At the same time, this is rather anticlimactic for me; 2012 is close enough to loom large on the On Co-op horizon, but the view for me is obscured by the much closer end of my internship. I only get to work on the germination of IYC ideas. By the time they sprout, I won’t be here.

Which doesn’t mean I don’t get to take part, of course–if nothing else, I’ll be cheering on the jug band from the audience–but it’s somewhat disconcerting to begin a task that continues past my contract.

My apologies for the lack of my regular posting yesterday. I was home for the day, trying simultaneously to soothe an unhappy baby and to cough my lungs out without covering said baby in germs. This was, needless to say, a very difficult task.

(To make sure I’m not misrepresenting things for the blog readers, I should point out that I’ve been blessed with a very easy baby to take care off–there are rough moments, as there were yesterday, but in general I really can’t complain.)

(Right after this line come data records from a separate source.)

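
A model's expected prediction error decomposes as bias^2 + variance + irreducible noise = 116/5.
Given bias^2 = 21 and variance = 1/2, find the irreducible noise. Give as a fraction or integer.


Total error = bias^2 + variance + irreducible noise. So irreducible noise = 116/5 - 21 - 1/2 = 17/10.

17/10


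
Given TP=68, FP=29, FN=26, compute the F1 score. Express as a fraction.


Precision = 68/97 = 68/97. Recall = 68/94 = 34/47. F1 = 2*P*R/(P+R) = 136/191.

136/191


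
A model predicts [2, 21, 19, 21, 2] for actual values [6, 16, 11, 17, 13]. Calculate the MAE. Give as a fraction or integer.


MAE = (1/5) * (|6-2|=4 + |16-21|=5 + |11-19|=8 + |17-21|=4 + |13-2|=11). Sum = 32. MAE = 32/5.

32/5


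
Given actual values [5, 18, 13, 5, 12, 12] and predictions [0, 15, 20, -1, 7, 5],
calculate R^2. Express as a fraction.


Mean(y) = 65/6. SS_res = 193. SS_tot = 761/6. R^2 = 1 - 193/(761/6) = -397/761.

-397/761


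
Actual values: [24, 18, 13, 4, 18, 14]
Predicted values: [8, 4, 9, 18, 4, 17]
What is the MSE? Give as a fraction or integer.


MSE = (1/6) * ((24-8)^2=256 + (18-4)^2=196 + (13-9)^2=16 + (4-18)^2=196 + (18-4)^2=196 + (14-17)^2=9). Sum = 869. MSE = 869/6.

869/6


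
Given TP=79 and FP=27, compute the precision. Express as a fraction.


Precision = TP / (TP + FP) = 79 / 106 = 79/106.

79/106


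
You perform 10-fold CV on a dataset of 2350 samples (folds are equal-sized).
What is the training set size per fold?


Each validation fold has 2350/10 = 235 samples. Training set = 2350 - 235 = 2115.

2115


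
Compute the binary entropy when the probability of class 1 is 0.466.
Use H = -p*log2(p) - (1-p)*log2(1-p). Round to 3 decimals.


H = -0.466*log2(0.466) - 0.534*log2(0.534) = 0.997.

0.997


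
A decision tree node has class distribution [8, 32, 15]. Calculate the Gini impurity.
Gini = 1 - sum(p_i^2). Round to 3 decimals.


Total = 55. Proportions: 8/55, 32/55, 15/55. sum(p_i^2) = 0.4340. Gini = 1 - 0.4340 = 0.5660, which rounds to 0.566.

0.566


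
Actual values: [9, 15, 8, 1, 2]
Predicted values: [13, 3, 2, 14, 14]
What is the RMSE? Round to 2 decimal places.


MSE = 101.8000. RMSE = sqrt(101.8000) = 10.09.

10.09


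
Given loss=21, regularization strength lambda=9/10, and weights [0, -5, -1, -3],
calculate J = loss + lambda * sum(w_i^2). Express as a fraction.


L2 sq norm = sum(w^2) = 35. J = 21 + 9/10 * 35 = 105/2.

105/2


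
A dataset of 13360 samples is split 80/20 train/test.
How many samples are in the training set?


Test set = 13360 * 20% = 2672. Training set = 13360 - 2672 = 10688.

10688


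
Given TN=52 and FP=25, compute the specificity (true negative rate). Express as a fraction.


Specificity = TN / (TN + FP) = 52 / 77 = 52/77.

52/77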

I’ve recovered somewhat–now, I’m told, I sound like a chain-smoker instead of a plague victim–and thus am back at work. With the annual Marketing Committee meeting taking place in Toronto today, this is the first moment I’ve had at my desk, though, to get caught up on the blog.

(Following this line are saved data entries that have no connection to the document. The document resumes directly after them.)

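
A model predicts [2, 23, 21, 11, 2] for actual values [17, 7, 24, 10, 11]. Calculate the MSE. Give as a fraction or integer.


MSE = (1/5) * ((17-2)^2=225 + (7-23)^2=256 + (24-21)^2=9 + (10-11)^2=1 + (11-2)^2=81). Sum = 572. MSE = 572/5.

572/5


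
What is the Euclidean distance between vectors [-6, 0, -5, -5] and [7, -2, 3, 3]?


d = sqrt(sum of squared differences). (-6-7)^2=169, (0--2)^2=4, (-5-3)^2=64, (-5-3)^2=64. Sum = 301.

sqrt(301)


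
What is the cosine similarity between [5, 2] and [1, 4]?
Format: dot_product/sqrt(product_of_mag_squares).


dot = 13. |a|^2 = 29, |b|^2 = 17. cos = 13/sqrt(493).

13/sqrt(493)


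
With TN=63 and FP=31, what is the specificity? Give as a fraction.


Specificity = TN / (TN + FP) = 63 / 94 = 63/94.

63/94


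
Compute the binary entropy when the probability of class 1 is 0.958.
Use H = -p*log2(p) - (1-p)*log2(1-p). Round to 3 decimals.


H = -0.958*log2(0.958) - 0.042*log2(0.042) = 0.251.

0.251


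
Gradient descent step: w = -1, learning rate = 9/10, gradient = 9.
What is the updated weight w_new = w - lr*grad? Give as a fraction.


w_new = -1 - 9/10 * 9 = -1 - 81/10 = -91/10.

-91/10


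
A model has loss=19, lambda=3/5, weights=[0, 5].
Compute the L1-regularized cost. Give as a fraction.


L1 norm = sum(|w|) = 5. J = 19 + 3/5 * 5 = 22.

22


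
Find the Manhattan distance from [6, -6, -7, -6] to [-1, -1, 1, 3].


d = sum of absolute differences: |6--1|=7 + |-6--1|=5 + |-7-1|=8 + |-6-3|=9 = 29.

29


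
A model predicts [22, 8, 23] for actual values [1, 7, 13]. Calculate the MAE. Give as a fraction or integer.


MAE = (1/3) * (|1-22|=21 + |7-8|=1 + |13-23|=10). Sum = 32. MAE = 32/3.

32/3


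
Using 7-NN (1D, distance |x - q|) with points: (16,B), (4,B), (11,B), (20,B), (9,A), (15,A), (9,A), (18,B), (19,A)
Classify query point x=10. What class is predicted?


Distances: |16-10|=6, |4-10|=6, |11-10|=1, |20-10|=10, |9-10|=1, |15-10|=5, |9-10|=1, |18-10|=8, |19-10|=9. 7 nearest: (9,A), (9,A), (11,B), (15,A), (16,B), (4,B), (18,B). Counts: {'A': 3, 'B': 4}. Majority class: B.

B


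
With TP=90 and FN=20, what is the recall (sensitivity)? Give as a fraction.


Recall = TP / (TP + FN) = 90 / 110 = 9/11.

9/11


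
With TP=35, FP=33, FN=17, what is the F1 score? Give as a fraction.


Precision = 35/68 = 35/68. Recall = 35/52 = 35/52. F1 = 2*P*R/(P+R) = 7/12.

7/12


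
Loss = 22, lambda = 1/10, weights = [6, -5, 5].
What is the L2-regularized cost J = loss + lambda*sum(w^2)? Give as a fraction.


L2 sq norm = sum(w^2) = 86. J = 22 + 1/10 * 86 = 153/5.

153/5


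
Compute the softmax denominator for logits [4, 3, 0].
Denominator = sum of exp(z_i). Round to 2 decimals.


Denom = e^4=54.5982 + e^3=20.0855 + e^0=1.0000. Sum = 75.6837, which rounds to 75.68.

75.68


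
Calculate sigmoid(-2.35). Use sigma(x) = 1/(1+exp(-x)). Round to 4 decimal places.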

This was my first committee meeting since starting at On Co-op, and it was a great opportunity to meet some of the other communicators out there in the co-op world. It was also a good opportunity to see the democratic co-op principle in action; here, people were genuinely listening to each others’ ideas, and even the lowly intern felt welcome to contribute a comment or two. It’s great to see an organization determine its aims based on conversation, rather than individual agendas.

Some great ideas were bandied around the table; some will not be firmly in place until after I’ve left On Co-op, but I’m excited to see what comes out of them. I suspect 2012 will really liven up the marketing in the co-op sector.

To counterbalance the long post on Friday, this post will be quite short. It’s been a busy day for me. My fellow CIEP intern Nicole Ives-Allison and the Canadian Co-operative Association are putting on a series of webinars about social media and how co-operatives can get more involved. It’s been quite a learning experience.

Before starting work at On Co-op, I would have categorized myself as a dabbler in social media; as I begin working in communications I’m having to increase my knowledge and skills fast. For the most part, it’s been quite a fun process (I suspect that my blogging will not end with this internship) but the sheer amount that can be learned is a little overwhelming. Nicole, with her wealth of knowledge, is making it all much more accessible.

Thanks to Nicole, and to the CCA for hosting the webinars!